Mike Rogers is proud of himself. But he’s not proud in the gay-pride kind way. He’s proud in the self-important kind of way. By playing into America’s fears of homosexuals, and exploiting homophobia, Rogers has managed to get himself labeled the “most-feared” man on Capitol Hill by none other than the Washington Post.
So here’s a question that the pioneer of “outing” cannot quite answer. And one The Post didn’t seem to ask: When has outing a politician ever done gay rights any good?
A week ago, America learned about the cost homophobia takes on families and homes when we learned how Idaho Republican Sen. Larry Craig was arrested and convicted for allegedly soliciting sex in a Minneapolis airport men’s room. For whatever reasons – societal mores, usually top this list – Craig could not live his life honestly and chose, instead, to live in the shadows to fulfill his natural desires. Had he been born some forty years later perhaps somewhere other than Idaho, Craig may well have lived openly and honestly as a bisexual male (if you take him at his word that he’s “not gay.”) Alas, Craig is a product of his times – one of many and hopefully among the last – a man who seems to engage in homosexual behavior but who steadfastly denies it.
In recent years, the Republican Party has been consistently rocked by “gay” scandals. Florida Congressman Ed Schrock was caught soliciting phone sex and resigned. Rep. Mark Foley, another Florida Republican, sent suggestive instant messages to Congressional pages. Now we have Larry Craig.
Mike Rogers has played a role – behind the scenes, often publicly – in all these affairs. His stated motivation in outing elected officials is to expose hypocrisy. When someone lives a closeted gay life but supports policies he deems anti-gay, he believes their sexual orientation should be exposed. But what do gays gain from these outings? Not much. In fact, there’s an argument to be made that Rogers is doing little more than grandstanding.

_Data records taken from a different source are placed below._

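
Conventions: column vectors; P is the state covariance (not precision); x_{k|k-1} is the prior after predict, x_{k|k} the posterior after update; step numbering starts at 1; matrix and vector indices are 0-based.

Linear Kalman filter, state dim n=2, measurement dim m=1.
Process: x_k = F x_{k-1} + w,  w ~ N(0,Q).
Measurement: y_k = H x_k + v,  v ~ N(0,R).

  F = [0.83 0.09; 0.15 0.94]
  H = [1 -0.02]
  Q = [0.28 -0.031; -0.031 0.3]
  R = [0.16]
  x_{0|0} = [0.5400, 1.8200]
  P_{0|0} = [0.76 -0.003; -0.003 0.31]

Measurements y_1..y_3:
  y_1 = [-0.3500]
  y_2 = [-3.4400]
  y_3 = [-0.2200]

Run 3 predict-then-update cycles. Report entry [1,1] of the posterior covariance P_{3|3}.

step 1: x^-=[0.6120, 1.7918]  P^-=[0.8056 0.0875; 0.0875 0.5902]  S=[0.9624]  K=[0.8353; 0.0786]  nu=[-0.9262]  x^+=[-0.1616, 1.7190]  P^+=[0.1341 0.0243; 0.0243 0.5842]
step 2: x^-=[0.0205, 1.5916]  P^-=[0.3808 0.0544; 0.0544 0.8261]  S=[0.5389]  K=[0.7045; 0.0703]  nu=[-3.4287]  x^+=[-2.3950, 1.3507]  P^+=[0.1133 0.0277; 0.0277 0.8234]
step 3: x^-=[-1.8663, 0.9104]  P^-=[0.3688 0.0748; 0.0748 1.0379]  S=[0.5263]  K=[0.6980; 0.1026]  nu=[1.6645]  x^+=[-0.7044, 1.0812]  P^+=[0.1124 0.0371; 0.0371 1.0324]

P_post[1,1] = 1.0324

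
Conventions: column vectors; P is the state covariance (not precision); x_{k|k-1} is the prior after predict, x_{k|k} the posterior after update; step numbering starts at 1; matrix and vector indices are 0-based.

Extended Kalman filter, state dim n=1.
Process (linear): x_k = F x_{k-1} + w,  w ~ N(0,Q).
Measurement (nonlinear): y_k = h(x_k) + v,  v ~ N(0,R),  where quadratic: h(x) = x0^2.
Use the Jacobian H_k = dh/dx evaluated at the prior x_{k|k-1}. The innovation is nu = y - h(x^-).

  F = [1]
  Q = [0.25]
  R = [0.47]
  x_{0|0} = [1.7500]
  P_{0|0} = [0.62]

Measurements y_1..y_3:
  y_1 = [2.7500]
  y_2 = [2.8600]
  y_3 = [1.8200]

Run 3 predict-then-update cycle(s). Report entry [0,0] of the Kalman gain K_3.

K[0,0] = 0.2590

step 1: x^-=[1.7500]  P^-=[0.8700]  H_jac=[3.5000]  S=[11.1275]  K=[0.2736]  nu=[-0.3125]  x^+=[1.6645]  P^+=[0.0367]
step 2: x^-=[1.6645]  P^-=[0.2867]  H_jac=[3.3290]  S=[3.6477]  K=[0.2617]  nu=[0.0895]  x^+=[1.6879]  P^+=[0.0369]
step 3: x^-=[1.6879]  P^-=[0.2869]  H_jac=[3.3758]  S=[3.7401]  K=[0.2590]  nu=[-1.0290]  x^+=[1.4214]  P^+=[0.0361]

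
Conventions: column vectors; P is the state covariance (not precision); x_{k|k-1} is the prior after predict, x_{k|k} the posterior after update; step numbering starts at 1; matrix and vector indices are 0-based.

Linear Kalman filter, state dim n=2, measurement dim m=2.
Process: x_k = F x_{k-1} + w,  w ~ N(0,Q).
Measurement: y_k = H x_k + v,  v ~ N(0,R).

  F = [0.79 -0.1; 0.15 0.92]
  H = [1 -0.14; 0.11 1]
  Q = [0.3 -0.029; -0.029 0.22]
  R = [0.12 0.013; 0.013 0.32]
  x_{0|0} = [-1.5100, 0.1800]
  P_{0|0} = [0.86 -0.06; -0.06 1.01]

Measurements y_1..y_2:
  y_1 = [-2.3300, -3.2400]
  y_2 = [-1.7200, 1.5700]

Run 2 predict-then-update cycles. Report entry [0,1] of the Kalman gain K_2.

step 1: x^-=[-1.2109, -0.0609]  P^-=[0.8563 -0.0627; -0.0627 1.0777]  S=[1.0150 -0.1054; -0.1054 1.3942]  K=[0.8614 0.0877; -0.1317 0.7580]  nu=[-1.1276, -3.0459]  x^+=[-2.4494, -2.2213]  P^+=[0.1083 0.0274; 0.0274 0.2379]
step 2: x^-=[-1.7129, -2.4110]  P^-=[0.3657 -0.0186; -0.0186 0.4313]  S=[0.4993 -0.0254; -0.0254 0.7516]  K=[0.7403 0.0539; -0.1292 0.5667]  nu=[-0.3446, 4.1694]  x^+=[-1.7435, -0.0036]  P^+=[0.0919 0.0168; 0.0168 0.1778]

K[0,1] = 0.0539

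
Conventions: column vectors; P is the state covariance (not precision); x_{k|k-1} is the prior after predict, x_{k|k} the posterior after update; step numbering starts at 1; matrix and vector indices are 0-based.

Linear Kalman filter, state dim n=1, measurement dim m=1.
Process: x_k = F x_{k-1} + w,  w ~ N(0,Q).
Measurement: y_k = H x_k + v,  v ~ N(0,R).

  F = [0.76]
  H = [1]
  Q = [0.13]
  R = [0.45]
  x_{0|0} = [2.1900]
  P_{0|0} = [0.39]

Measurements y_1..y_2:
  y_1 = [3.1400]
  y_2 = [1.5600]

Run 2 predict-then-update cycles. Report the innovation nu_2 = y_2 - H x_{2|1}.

step 1: x^-=[1.6644]  P^-=[0.3553]  S=[0.8053]  K=[0.4412]  nu=[1.4756]  x^+=[2.3154]  P^+=[0.1985]
step 2: x^-=[1.7597]  P^-=[0.2447]  S=[0.6947]  K=[0.3522]  nu=[-0.1997]  x^+=[1.6894]  P^+=[0.1585]

innov = [-0.1997]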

None of his elected targets have survived their scandal to become a gay-friendly Congressman who might do the community some good. Shrock, Foley and Craig resigned and in the case of the first two, were replaced by politicians who were at least as bad if not worse when it came to voting on gay issues. No doubt the next Senator from Idaho will not be receiving high marks from the Human Rights Campaign any time soon. Another Rogers target, California Republican David Dreier, remains in office in a safe district that’s supported him for years. He’ll only be ousted if an ultra-conservative uses the Internet attacks against him to gin up a homophobic primary campaign, a pretty good case of leaping from the frying pan into the fire.
When it comes to staffers, Roger’s record is far worse. Dan Gurley, used to work at the Republican National Committee and had vocally spoken out against anti-gay campaign tactics. He was fired after Rogers exposed his not-so-closeted gay long term relationship. Needless to say he does not sing the praises of outings by Rogers.
Jonathan Tolman lost his job working for on the Environmental and Public Works Committee for Sen. James Inhofe after being “outed” by Rogers. Tolman’s photo had graced the cover of local gay rag Metro Weekly. If he was in the closet, it was a double-sized walk-in with glass French doors swung wide open. It’s not hard to see what’s going on here. Roger’s was trying to associate Inhofe, a conservative Republican, with gays, stirring up homophobia in his home state of Oklahoma. The result? Tolman lost his Capitol Hill job.
Neither Gurley nor Tolman are working for their Republican bosses. But Inhofe remains in power and the RNC continues its work but without an outspoken voice for reason or tolerance from within.
Rogers’ main objective is promoting good politics, not good policy. No good policy has come from outing Republican elected officials or their staffs. But if you are a Democrat, it’s good politics to see the GOP get a black eye.
And that’s the goal here. It’s what you’d expect from the man behind “Gays for Giuliani” – a website hoping “educating” bigoted voters on Rudy Giuliani’s pro-gay record. Like the rest of Rogers’ work, it’s nothing more than an attempt to undermine the campaign of the most gay friendly GOP candidate in the Republican Presidential primary and give Democrats another bit of mud to sling at Republicans–putting politics ahead of policy yet again.